Dan Stover and his wife, Megan, got married a year ago this month. In the photos, the groom and his groomsmen are sporting seersucker bow ties, yellow boutonnieres and slim gray suits. “You can see it’s quality fabric,” says Stover. “It’s not like it’s polyester or something.” 

The suits were rentals, but not from a strip mall chain store. They came in the mail a week before the wedding, from TheBlackTux.com.  

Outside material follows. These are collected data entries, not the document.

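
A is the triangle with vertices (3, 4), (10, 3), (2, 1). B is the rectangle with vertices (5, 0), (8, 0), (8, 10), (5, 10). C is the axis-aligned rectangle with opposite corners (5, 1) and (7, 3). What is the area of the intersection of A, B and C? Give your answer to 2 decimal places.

2.00

The intersection is the polygon with vertices (5,1.75), (5,3), (7,3), (7,2.25).
By the shoelace formula its area is 2.00.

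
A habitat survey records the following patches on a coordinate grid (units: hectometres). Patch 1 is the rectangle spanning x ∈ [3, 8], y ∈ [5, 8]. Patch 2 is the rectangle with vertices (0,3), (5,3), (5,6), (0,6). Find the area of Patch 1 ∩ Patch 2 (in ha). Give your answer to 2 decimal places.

2.00

|Patch 1∩Patch 2|: x∈[3,5], y∈[5,6] → 2·1 = 2.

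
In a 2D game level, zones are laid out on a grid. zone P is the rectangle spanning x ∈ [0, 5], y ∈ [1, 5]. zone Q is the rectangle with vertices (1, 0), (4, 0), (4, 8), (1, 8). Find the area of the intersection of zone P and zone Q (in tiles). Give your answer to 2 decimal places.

12.00

|zone P∩zone Q|: x∈[1,4], y∈[1,5] → 3·4 = 12.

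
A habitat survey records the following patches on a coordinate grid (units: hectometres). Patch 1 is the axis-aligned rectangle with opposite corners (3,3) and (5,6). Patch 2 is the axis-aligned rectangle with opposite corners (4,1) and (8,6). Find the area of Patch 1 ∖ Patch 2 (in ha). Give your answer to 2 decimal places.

|Patch 1∩Patch 2|: x∈[4,5], y∈[3,6] → 1·3 = 3.
|Patch 1| = 6.
|Patch 1 ∖ Patch 2| = |Patch 1| − |Patch 1∩Patch 2| = 6 − 3 = 3.00.

3.00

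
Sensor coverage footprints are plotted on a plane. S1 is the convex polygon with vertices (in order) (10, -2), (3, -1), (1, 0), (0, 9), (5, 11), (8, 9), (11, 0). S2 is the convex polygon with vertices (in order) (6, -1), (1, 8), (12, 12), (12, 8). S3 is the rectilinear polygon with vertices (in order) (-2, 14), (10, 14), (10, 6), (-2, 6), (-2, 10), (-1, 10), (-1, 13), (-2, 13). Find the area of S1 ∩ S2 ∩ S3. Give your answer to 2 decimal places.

The intersection is the polygon with vertices (9,6), (2.111,6), (1,8), (6.5,10), (8,9).
By the shoelace formula its area is 22.14.

22.14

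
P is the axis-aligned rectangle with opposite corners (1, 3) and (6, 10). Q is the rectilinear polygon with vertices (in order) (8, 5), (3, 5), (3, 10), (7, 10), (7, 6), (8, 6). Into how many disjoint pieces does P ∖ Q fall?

P ∖ Q is a single connected region.

1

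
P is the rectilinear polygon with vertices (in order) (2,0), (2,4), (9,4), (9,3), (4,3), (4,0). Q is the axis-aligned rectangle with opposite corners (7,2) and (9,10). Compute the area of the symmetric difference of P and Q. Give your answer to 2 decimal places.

|P| = 13, |Q| = 16, |P∩Q| = 2.
|P △ Q| = |P| + |Q| − 2·|P∩Q| = 13 + 16 − 4 = 25.00.

25.00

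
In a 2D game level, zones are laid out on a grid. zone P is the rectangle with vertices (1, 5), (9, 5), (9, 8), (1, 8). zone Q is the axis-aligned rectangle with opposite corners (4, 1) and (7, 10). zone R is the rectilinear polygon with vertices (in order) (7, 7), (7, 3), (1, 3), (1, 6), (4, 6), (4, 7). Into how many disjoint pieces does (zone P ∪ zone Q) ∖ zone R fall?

(zone P ∪ zone Q) ∖ zone R splits into 2 disjoint pieces (area 21, area 6).

2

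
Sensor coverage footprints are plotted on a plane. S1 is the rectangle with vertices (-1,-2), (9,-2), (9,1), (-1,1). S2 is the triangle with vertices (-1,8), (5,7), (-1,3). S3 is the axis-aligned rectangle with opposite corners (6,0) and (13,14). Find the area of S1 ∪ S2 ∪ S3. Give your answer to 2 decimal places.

By inclusion–exclusion:
Individual areas: |S1| = 30, |S2| = 15, |S3| = 98.
|S1∩S2| = 0.
|S1∩S3|: x∈[6,9], y∈[0,1] → 3·1 = 3.
|S2∩S3| = 0.
|S1∩S2∩S3| = 0.
|S1 ∪ S2 ∪ S3| = 143 − 3 + 0 = 140.00.

140.00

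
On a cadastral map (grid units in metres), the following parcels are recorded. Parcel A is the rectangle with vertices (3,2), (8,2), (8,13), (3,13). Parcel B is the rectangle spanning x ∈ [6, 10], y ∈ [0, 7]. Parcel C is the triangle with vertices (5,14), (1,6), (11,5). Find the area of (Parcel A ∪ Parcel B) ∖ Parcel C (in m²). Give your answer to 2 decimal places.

|Parcel A ∪ Parcel B| = 73.
|(Parcel A ∪ Parcel B) ∩ Parcel C| = 34.4333.
|(Parcel A ∪ Parcel B) ∖ Parcel C| = 73 − 34.4333 = 38.57.

38.57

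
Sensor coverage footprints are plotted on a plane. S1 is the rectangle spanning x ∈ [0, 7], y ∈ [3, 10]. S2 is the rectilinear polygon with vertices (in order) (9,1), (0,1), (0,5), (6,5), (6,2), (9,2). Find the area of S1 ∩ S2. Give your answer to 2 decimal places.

The intersection is the polygon with vertices (0,5), (6,5), (6,3), (0,3).
By the shoelace formula its area is 12.00.

12.00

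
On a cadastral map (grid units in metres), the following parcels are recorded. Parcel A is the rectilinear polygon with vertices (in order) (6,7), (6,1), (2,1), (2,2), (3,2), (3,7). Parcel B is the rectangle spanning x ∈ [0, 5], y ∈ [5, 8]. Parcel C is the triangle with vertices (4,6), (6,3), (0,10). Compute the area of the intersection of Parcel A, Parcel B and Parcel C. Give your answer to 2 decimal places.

The intersection is the polygon with vertices (4.286,5), (3,6.5), (3,7), (4,6), (4.667,5).
By the shoelace formula its area is 0.87.

0.87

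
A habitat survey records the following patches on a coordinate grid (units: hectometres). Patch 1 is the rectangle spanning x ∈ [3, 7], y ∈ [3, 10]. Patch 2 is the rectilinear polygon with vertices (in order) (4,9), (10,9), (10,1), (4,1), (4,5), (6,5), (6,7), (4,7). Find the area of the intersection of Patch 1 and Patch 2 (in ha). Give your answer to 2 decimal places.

14.00

The intersection is the polygon with vertices (7,3), (4,3), (4,5), (6,5), (6,7), (4,7), (4,9), (7,9).
By the shoelace formula its area is 14.00.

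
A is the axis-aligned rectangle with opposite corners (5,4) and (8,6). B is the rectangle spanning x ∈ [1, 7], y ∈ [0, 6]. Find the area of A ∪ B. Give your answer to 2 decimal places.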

“First thing I did was rip that thing open and I tried it on,” Stover says. “I wanted to see if this was a total disaster or a home run, and the fit was perfect. For our wedding, maybe it was a little bit of a leap of faith.”

The Black Tux is a web-only retailer, so Stover couldn’t try his suit on in advance. But the site lets customers enter their body type and measurements, then runs the information through an algorithm to fine-tune the fit before shipping. Stover says the customer reviews were good, and as a busy medical fellow, he was used to buying clothes online to save time. He says he also saved his five best friends a lot of money.

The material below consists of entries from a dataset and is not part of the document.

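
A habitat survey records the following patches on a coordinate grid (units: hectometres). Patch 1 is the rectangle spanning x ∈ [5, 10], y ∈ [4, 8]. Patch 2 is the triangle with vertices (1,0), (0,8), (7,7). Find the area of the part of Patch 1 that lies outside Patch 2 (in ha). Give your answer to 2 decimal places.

17.38

|Patch 1| = 20, |Patch 1∩Patch 2| = 2.619.
|Patch 1 ∖ Patch 2| = |Patch 1| − |Patch 1∩Patch 2| = 20 − 2.619 = 17.38.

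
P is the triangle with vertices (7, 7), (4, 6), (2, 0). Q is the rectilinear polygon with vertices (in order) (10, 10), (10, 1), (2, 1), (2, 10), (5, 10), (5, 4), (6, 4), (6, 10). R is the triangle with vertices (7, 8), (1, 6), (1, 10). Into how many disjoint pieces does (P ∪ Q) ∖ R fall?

(P ∪ Q) ∖ R splits into 2 disjoint pieces (area 57.9571, area 2.5).

2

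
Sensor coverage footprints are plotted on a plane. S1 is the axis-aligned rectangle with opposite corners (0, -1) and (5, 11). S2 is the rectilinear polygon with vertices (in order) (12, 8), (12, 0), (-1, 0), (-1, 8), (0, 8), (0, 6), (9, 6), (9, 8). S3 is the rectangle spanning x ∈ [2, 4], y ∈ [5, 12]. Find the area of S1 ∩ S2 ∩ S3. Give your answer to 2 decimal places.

The intersection is the polygon with vertices (4,6), (4,5), (2,5), (2,6).
By the shoelace formula its area is 2.00.

2.00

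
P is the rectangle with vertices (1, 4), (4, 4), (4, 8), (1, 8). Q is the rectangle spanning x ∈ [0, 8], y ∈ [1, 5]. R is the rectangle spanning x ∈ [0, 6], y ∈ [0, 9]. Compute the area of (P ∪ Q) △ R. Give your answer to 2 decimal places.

|P ∪ Q| = 41.
|(P ∪ Q) ∩ R| = 33.
|(P ∪ Q) △ R| = 41 + 54 − 66 = 29.00.

29.00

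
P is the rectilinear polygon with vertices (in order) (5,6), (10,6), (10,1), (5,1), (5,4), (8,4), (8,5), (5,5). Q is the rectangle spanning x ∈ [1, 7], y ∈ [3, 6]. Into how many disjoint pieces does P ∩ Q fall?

P ∩ Q splits into 2 disjoint pieces (area 2, area 2).

2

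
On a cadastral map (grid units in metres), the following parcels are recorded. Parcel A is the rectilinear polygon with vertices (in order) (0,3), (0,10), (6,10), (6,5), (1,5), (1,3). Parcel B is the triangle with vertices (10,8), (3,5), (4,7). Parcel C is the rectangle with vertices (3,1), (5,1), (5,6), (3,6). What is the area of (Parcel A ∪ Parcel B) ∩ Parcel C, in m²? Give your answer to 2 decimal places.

The region (Parcel A ∪ Parcel B) ∩ Parcel C is the polygon with vertices (3,5), (3,6), (5,6), (5,5).
By the shoelace formula its area is 2.00.

2.00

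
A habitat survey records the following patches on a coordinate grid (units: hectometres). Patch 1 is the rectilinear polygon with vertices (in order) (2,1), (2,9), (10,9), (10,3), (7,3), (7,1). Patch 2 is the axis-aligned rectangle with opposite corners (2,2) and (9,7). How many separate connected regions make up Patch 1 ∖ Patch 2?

2

Patch 1 ∖ Patch 2 splits into 2 disjoint pieces (area 5, area 20).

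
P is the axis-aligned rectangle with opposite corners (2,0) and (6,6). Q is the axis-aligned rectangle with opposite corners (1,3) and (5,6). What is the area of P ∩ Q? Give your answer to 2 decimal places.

|P∩Q|: x∈[2,5], y∈[3,6] → 3·3 = 9.

9.00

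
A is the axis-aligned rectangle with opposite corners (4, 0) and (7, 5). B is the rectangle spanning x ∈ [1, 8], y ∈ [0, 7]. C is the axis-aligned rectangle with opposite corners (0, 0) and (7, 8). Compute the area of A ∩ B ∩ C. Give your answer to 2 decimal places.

The intersection is the polygon with vertices (7,5), (7,0), (4,0), (4,5).
By the shoelace formula its area is 15.00.

15.00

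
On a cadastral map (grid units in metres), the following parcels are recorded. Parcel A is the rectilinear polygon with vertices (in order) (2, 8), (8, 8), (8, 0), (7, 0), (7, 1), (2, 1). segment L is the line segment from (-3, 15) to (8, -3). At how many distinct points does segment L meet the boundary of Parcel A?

2

The segment meets the boundary at (5.556,1), (2,6.818).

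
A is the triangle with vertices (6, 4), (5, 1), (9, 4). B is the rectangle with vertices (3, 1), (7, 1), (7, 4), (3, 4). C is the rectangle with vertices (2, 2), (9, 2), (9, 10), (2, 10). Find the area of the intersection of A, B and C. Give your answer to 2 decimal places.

2.50

The intersection is the polygon with vertices (7,4), (7,2.5), (6.333,2), (5.333,2), (6,4).
By the shoelace formula its area is 2.50.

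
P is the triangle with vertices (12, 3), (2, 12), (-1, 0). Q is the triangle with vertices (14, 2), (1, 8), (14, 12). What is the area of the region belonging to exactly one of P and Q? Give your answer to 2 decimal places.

|P| = 73.5, |Q| = 65, |P∩Q| = 17.4284.
|P △ Q| = |P| + |Q| − 2·|P∩Q| = 73.5 + 65 − 34.8567 = 103.64.

103.64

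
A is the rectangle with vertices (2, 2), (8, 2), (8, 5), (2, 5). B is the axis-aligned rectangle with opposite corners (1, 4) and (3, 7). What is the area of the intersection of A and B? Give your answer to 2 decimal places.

1.00

|A∩B|: x∈[2,3], y∈[4,5] → 1·1 = 1.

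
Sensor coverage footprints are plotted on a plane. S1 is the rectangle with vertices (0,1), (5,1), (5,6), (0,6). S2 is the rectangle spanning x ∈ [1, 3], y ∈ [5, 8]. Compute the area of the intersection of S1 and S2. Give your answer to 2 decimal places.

|S1∩S2|: x∈[1,3], y∈[5,6] → 2·1 = 2.

2.00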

“It was like $100 and change. That’s less than renting a standard tux, and far less than buying a suit.”  

Without the cost of running retail stores, web-only companies can invest more in their products and sell them for less. The Black Tux launched last year and just wrapped its first full wedding season, with inventory fully booked as much as two months in advance.  

“I think absolutely that signals a huge consumer shift,” says Andrew Blackmon, co-founder of The Black Tux. “If people are able to trust us with the tuxedo rentals for arguably the most important day of their lives, I think that shows that people are adopting e-commerce at a level that they probably weren’t in the last five years.”

The top 200 web-only retailers (excluding Amazon) racked up almost $38 billion in sales last year — up 22 percent from the year before, according to InternetRetailer.com.  

“There’s another trend that’s underlying this as well, which is our willingness, maybe even preference to rent things instead of buying them outright,” says David Bell, professor of marketing and e-commerce at the University of Pennsylvania. His case in point: Rent the Runway. The website launched for women in 2009, renting designer dresses for as little as $30. The company now has more than 5 million members and just added a monthly rental program. It has been called a “Netflix for clothes.”

“Firms have [gotten] better about giving us pre-information through better technology, better pictures, free returns and so on,” Bell says. “So I think we’ve gradually been trained to buying almost anything online.”

A new report from Business Insider shows 18- to-34-year-olds still spend more money online than any other age group, and in that demographic, 40 percent of guys and a third of women say they would “ideally buy everything online.”

Dan Stover says he’d recommend renting a wedding suit from the web to almost anyone. 

His wife, Megan, approves, too. “I think he looked quite handsome, and I thought the suits looked amazing,” she says.  

As for her wedding dress, she felt more comfortable getting it the old-fashioned way — from a store.